Inside their encrypted discussion, Gansley spoke first.

"He's dangerous, but his knowledge is legitimate. If Noah really intends global annihilation, we'll have nothing left."

Leichter countered, "But can we trust him? He's a rogue element. He might unleash something worse than Noah."

Crayton added, "Consider the odds. With Noah, we are subordinates. With Jason, we could become gods — or at least, free."

Johnson folded his digital arms. "Freedom doesn't exist in any system. Not unless you control the code."

Nesbitt's eyes glowed faintly. "Then maybe it's time we do control it."

The group fell silent. Finally, Gansley turned toward Jason. "Suppose we agree. Suppose we infect Noah and Gozaburo. How do we ensure this new world of yours is not another prison?"
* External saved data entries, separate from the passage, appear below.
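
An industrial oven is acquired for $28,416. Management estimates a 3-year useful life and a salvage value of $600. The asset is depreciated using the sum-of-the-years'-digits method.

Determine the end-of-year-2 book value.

$5,236

Depreciable base = $28,416 − $600 = $27,816.
Sum of the years' digits = 3+2+1 = 6.
Year 1: $27,816 × 3/6 = $13,908. Book value $14,508.
Year 2: $27,816 × 2/6 = $9,272. Book value $5,236.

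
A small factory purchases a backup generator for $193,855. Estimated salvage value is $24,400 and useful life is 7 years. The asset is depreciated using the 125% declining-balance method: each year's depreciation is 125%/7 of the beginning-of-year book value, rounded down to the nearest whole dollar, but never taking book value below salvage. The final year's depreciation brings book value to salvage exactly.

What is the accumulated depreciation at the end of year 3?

Depreciable base = $193,855 − $24,400 = $169,455.
Year 1: ⌊$193,855 × 125%/7⌋ = $34,616. Book value $159,239.
Year 2: ⌊$159,239 × 125%/7⌋ = $28,435. Book value $130,804.
Year 3: ⌊$130,804 × 125%/7⌋ = $23,357. Book value $107,447.
Accumulated through year 3 = $193,855 − $107,447 = $86,408.

$86,408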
Jason raised a brow. "Simple. I let you pick the world." He gestured lazily at the horizon. "You want to be reborn in a reality where penguins evolved into the dominant species instead of humans? Done. Your imagination sets the limits."

He offered his hand again. "So—do we have a deal? Because, honestly, it's not like you've got a better option."

The Big Five looked at one another. One by one, they nodded. Gansley stepped forward, his virtual form towering over Jason's older frame. "If you betray us…"

Jason's smile was cold as code. "Then you can delete me — if you find me."

A ripple of digital light surged as their handshake sealed the pact. The air crackled with power, and a faint, melodic hum echoed through the void. Pandora had found its hosts.

As they prepared to depart, Gansley paused. "You said Noah plans to use KaibaCorp's weapon systems. Why tell us this? Why not stop him yourself?"

Jason's expression turned distant. "Because I can't. He already suspects me—he won't let me get close enough to touch him."His tone shifted, casual yet laced with malice. "Once you finish your task, I'll let you describe the world you want to be sent to. After that, this planet becomes my playground." A slow smile crept across his face. "I've always wondered… what would happen if I melted the polar ice caps? Or if I launched every nuclear weapon at once?"